You won't see the nice shapes or the activity that can be achieved using clay, but you can get a line to develope using these methods
 
A good way is to go for an "auto-hamon" which is achieved without clay. You need shallow hardening steel such as W2 or 1095, and it helps if the spine is a good bit thicker than the edge going into the quench- a full flat or saber grind is best. Basically, you go into your Parks 50 or brine, and quench only for about a short 3 count, pull it out for a few seconds, then back in, then maybe out again at about 400 degrees and let air cool. If using oil, watch out for the flash that will happen.
This helps your steel get under the pearlite nose in the thin section, but not in the thick section. You should be at the very low end of austenitizing temperature for your steel, say 1450 or even a bit lower for W2. The interrupting can really help the steel deal with the shock of the quench, for water or brine.
Guys like Nick Wheeler have gotten some truly insane hamon with this method.
 
Its funny you mention that. its the process we use now for hamons..I find you get much more activity like this..Though to be honest we don't do many hamons because of the ridiculous amount of work involved in polishing a hamon the right way..
You know we make a lot of striker knives from old thick files for the bushcraft folk..The steel is 1.25% carbon and very low alloy,very little mn, only about .025-.030...When we heat treat them because they have such a thick spine(around 1/4") ground full flat down to a thin edge those things throw the most amazing hamon..Im serious, it easily rivals W2 for hamon activity..Of course its never polished because of the kind of knife it is but its very easy to see even at low grits..Crazy ammounts of "cloudy" activity.
 
Andros,

Why not do your engraving on the blade before you harden it? If done along the spine, a coating of anti-scale compound may protect it during the quench.
 
If you do that and get flame up, you may want to adjust your tempering temperature as the flaming may cause some degree of "auto temper" I had one customer who bought two W2 kitchen knives from me, one hardened straight up and one with a hamon that I pulled out too early and it flamed up. He said that the hamon blade felt a bit "softer" on the stones even though it still worked well.
Its funny you mention that. its the process we use now for hamons..I find you get much more activity like this..Though to be honest we don't do many hamons because of the ridiculous amount of work involved in polishing a hamon the right way..
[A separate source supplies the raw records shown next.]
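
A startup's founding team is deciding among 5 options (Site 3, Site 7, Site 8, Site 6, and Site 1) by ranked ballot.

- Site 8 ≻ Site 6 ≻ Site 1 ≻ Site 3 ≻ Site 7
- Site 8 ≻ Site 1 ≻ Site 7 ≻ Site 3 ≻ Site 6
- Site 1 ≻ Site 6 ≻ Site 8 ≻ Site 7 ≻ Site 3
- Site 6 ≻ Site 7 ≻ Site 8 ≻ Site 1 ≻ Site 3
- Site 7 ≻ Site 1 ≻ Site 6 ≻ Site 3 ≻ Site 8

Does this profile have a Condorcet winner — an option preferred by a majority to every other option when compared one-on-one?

Head-to-head results (5 voters total):
Site 3 vs Site 7: Site 7 wins 4–1.
Site 3 vs Site 8: Site 8 wins 4–1.
Site 3 vs Site 6: Site 6 wins 4–1.
Site 3 vs Site 1: Site 1 wins 5–0.
Site 7 vs Site 8: Site 8 wins 3–2.
Site 7 vs Site 6: Site 6 wins 3–2.
Site 7 vs Site 1: Site 1 wins 3–2.
Site 8 vs Site 6: Site 6 wins 3–2.
Site 8 vs Site 1: Site 8 wins 3–2.
Site 6 vs Site 1: Site 1 wins 3–2.
No candidate beats all others: Site 8 beats Site 1 beats Site 6 beats Site 8, a majority cycle.

No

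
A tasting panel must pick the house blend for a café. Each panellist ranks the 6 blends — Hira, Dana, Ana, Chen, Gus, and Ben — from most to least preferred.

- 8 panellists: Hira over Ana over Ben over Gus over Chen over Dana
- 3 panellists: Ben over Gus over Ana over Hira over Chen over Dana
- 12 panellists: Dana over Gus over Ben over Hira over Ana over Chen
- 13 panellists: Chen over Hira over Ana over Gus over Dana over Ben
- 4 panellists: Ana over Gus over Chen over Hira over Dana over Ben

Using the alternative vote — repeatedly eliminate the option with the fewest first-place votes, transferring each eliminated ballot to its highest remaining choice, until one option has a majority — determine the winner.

Chen

Round 1: Chen 13, Dana 12, Hira 8, Ana 4, Ben 3, Gus 0. Gus has the fewest and is eliminated.
Round 2: Chen 13, Dana 12, Hira 8, Ana 4, Ben 3. Ben has the fewest and is eliminated.
Round 3: Chen 13, Dana 12, Hira 8, Ana 7. Ana has the fewest and is eliminated.
Round 4: Chen 17, Dana 12, Hira 11. Hira has the fewest and is eliminated.
Round 5: Chen 28, Dana 12. Chen has a majority.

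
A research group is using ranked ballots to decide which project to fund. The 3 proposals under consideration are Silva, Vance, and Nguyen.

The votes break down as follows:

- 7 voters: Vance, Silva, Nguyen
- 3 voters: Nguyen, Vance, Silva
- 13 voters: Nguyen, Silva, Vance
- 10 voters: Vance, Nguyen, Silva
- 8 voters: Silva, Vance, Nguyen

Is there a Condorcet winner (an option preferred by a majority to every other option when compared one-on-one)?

No

Head-to-head results (41 voters total):
Silva vs Vance: Silva wins 21–20.
Silva vs Nguyen: Nguyen wins 26–15.
Vance vs Nguyen: Vance wins 25–16.
No candidate beats all others: Silva beats Vance beats Nguyen beats Silva, a majority cycle.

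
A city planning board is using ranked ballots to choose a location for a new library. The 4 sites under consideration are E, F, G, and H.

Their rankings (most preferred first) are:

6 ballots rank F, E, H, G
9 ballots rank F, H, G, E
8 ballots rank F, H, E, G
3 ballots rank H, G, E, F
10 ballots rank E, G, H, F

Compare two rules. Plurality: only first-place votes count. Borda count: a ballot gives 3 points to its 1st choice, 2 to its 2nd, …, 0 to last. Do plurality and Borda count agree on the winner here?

Plurality first-place counts: E 10, F 23, G 0, H 3 → F.
Borda totals: E 53, F 69, G 35, H 59 → F.
The two rules agree on F.

Yes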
You know we make a lot of striker knives from old thick files for the bushcraft folk..The steel is 1.25% carbon and very low alloy,very little mn, only about .025-.030...When we heat treat them because they have such a thick spine(around 1/4") ground full flat down to a thin edge those things throw the most amazing hamon..Im serious, it easily rivals W2 for hamon activity..Of course its never polished because of the kind of knife it is but its very easy to see even at low grits..Crazy ammounts of "cloudy" activity.